In The Clock of Dreams, Henri-Laurent de Marigny must rescue his friend, Titus Crow, and Crow's female companion (described as a girl-goddess by the unenlightened residents of Dreamland) from torture and death at the hands of some menacing, turbaned, wholly evil merchants, who are in league with the less savory Elder Gods.

Here is the initial description of Kthanid, a cousin--according to Mr. Lumley--of Cthulhu, and a force for good in de Marigny's quest:

His body was mountainous! [Over 2,000 feet, according to my dictionary's definition, but Mr. Lumley is probably using a bit of poetic license here.] And yet his folded-back, fantastic wings trembled in seeming agitation as Kthanid paced the enormous flags, his great octopoid head, with its proliferation of face tentacles, turning this way and that in what was plainly consternation.
Personally, I got lost trying to picture those fantastic wings trembling. If the reader is able to navigate that image, he then must consider how a human observer could possibly read consternation in the face of a creature with an octopus for a head.

I don't want to belabor the point. I'll end my examination of The Clock of Dreams with a piece of dialogue from page 68 of the novel. Titus Crow, Dreamer Extraordinaire, and his lover, Tiania, a "beautiful girl-goddess," are tied spread-eagled, moments away from torture and further humiliation:

The two gazed at each other, and for a moment their love blazed through all the misery. "Oh, Titus," the wondrous girl's equally wondrous voice, weak now and terrified, spoke to her Earthman. "Is this really how it is all to end?" "Tiania," Crow's own voice plumbed the depths of wretchedness and shame, "I would not have--"
"Hush, my Titus," she shook her head, "for I would have it no other way. If we suffer and die, then we suffer and die together. Do you think I would even want to live without you?"
If this is an example of the "verve and brio" the publisher mentions in the jacket notes, I can only say that I'd be happier if they removed the brio and inserted better dialogue.

Spawn of the Winds, the second novel, is slightly less bad than The Clock of Dreams, but only because its initial setting is more realistic than Dreamland, where the men are men, the women are "girl-goddesses" and the dialogue reads like shop floor scraps left over from the manufacture of a Harlequin novel.

In Spawn of the Winds, Hank Silberhutte and his companions go out searching for Ithaqua--the Thing that Walks on the Wind--and are immediately captured by this malevolent creature, who takes the party and their airplane through the dimensions to the cold wastes of Borea. Silberhutte's story is relayed by Juanita Alvarez who, through a remarkable plot device, is only able to send and receive telepathic messages from Hank Silberhutte.

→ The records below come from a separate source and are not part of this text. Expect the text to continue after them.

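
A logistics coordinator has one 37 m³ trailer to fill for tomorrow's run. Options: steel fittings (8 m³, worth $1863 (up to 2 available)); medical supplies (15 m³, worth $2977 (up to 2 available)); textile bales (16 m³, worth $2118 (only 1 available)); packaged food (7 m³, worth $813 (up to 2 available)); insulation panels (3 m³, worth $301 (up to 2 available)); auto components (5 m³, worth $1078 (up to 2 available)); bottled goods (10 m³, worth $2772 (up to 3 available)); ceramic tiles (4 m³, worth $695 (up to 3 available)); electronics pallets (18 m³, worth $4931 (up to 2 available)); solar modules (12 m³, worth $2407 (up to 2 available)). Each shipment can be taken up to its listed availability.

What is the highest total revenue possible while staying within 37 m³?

9862

By revenue per m³: bottled goods 277.20, electronics pallets 273.94, steel fittings 232.88, auto components 215.60 lead.
Filling by ratio: auto components + 3×bottled goods for 9394, with 2 m³ left unused.
Replace auto components and 3×bottled goods with 2×electronics pallets: the trade gains 468 net, giving 9862 at 36 m³.
The spare 1 m³ is too small for any remaining shipment, and no exchange beats 9862.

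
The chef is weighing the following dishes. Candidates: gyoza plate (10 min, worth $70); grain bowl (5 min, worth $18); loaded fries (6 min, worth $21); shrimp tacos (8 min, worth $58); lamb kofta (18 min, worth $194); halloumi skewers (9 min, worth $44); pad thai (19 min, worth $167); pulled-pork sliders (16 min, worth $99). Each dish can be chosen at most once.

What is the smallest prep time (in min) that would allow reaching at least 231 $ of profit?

Minimise min subject to total profit ≥ 231.
Taking shrimp tacos + lamb kofta gives 252 (≥ 231) for 26 min.
Any bundle with less than 26 min falls short of 231.

26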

The method of narration is clumsy: Juanita Alvarez is supposedly relaying events as Silberhutte fills her in after the fact, yet Mr. Lumley continues to write out long stretches of trivial dialogue, which no normal person would remember or relay. The only entertaining feature of the novel is the final three pages--"The Final Transmission"--pages so bad that Mr. Lumley had to be laughing while he wrote them.

I would suggest that, for the twenty-five dollars Tor Books wants for this omnibus edition, the reader could purchase the first three volumes of Mr. Lumley's Necroscope series, which is far better reading.

Copyright © 1997 by Stephen M. Davis

Steve is faculty member in the English department at Piedmont Technical College in Greenwood, S.C. He holds a master's in English Literature from Clemson University. He was voted by his high school class as Most Likely to Become a Young Curmudgeon.